Ножницы со звоном упали на пол. Смирнов закрыл лицо руками. Только пальцы мелко вздрагивали.
«Они слишком тонки и красивы для мужчины, — подумал Игорь, — слишком нежны».
Смирнов убрал руки, и Муравьева поразила перемена, происшедшая с этим красивым, не по годам моложавым лицом. Оно сразу постарело, даже глаза померкли. Перед Муравьевым сидел усталый, больной человек.
— Дайте закурить.
Смирнов неумело взял папиросу, прикурил.
— Зяма звонил мне вчера, сегодня он должен был зайти ко мне с новыми рисунками…
Он замолчал. В комнате повисла тишина, гнетущая и тяжелая.
— Кто мог это сделать? — спросил Смирнов.
— Мы еще не знаем. Вот пришли к вам. Надеюсь, вы поможете.
— Я говорил ему: брось эту женщину. Брось!
— Вы имеете в виду Марину?
— Да, Марину Флерову.
— Кто она такая?
— Как вам сказать? Знаете ли, есть категория женщин, красивых, умных, свободных. У них огромный круг знакомых и необычайная жадность к развлечениям. Они не думают, как и где живут. Они просто живут, легко и свободно. Такие обычно нравятся занятым мужчинам. Дайте спички, пожалуйста. — Смирнов снова прикурил. — Марина такая. Немного пишет, чуть рисует, немного снимает, немного поет, снимается в кино… в эпизодах, разумеется. Всего понемногу и — ничего. У нее открытый дом. Народу полно. Можно приехать в полночь, за полночь.

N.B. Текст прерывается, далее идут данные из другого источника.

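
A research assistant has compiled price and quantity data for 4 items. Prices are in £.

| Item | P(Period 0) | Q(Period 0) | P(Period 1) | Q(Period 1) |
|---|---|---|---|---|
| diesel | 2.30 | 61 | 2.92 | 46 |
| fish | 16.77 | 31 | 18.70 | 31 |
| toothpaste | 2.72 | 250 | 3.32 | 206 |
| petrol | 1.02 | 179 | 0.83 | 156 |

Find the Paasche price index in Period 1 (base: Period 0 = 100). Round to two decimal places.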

— Она давно знакома с Грассом?
— Да, года три. Он для нее — убежище. Это она говорит… Устав от кутежей, разочаровавшись в очередном увлечении, она убегала к Зяме. Марина называла это — «стать на душевный ремонт». А он терпел, терпел и ждал.
— Вы говорили, что у нее открытый дом? Если я вас правильно понял, к ней мог приходить любой, даже малознакомый человек?
— Да, вы правильно поняли.
— А что вы скажете о людях, которые у нее бывали?
— Всякие. — Смирнов вздохнул. — Наш брат-журналист, киношники, актеры. Всякие. А бывает, компания эдаких молодчиков приедет… Хватких таких, разодетых, с короткими пальцами в кольцах. Молчаливые, только пьют да похохатывают. Я их не люблю. Денег у них много.
— А где живет Флерова, знаете?
— Да, конечно.
Данилов
Телефон зазвонил.
— Ты погоди, не части так. Погоди! — Данилов взял трубку. — Данилов слушает. Молодец, Игорь, ты сначала сюда приезжай, а потом уже к мадам поедешь. Давай, жду. Ну, так как будем? — Иван Александрович отодвинул телефон. — Как будем, я спрашиваю, дальше жить? А, Михаил?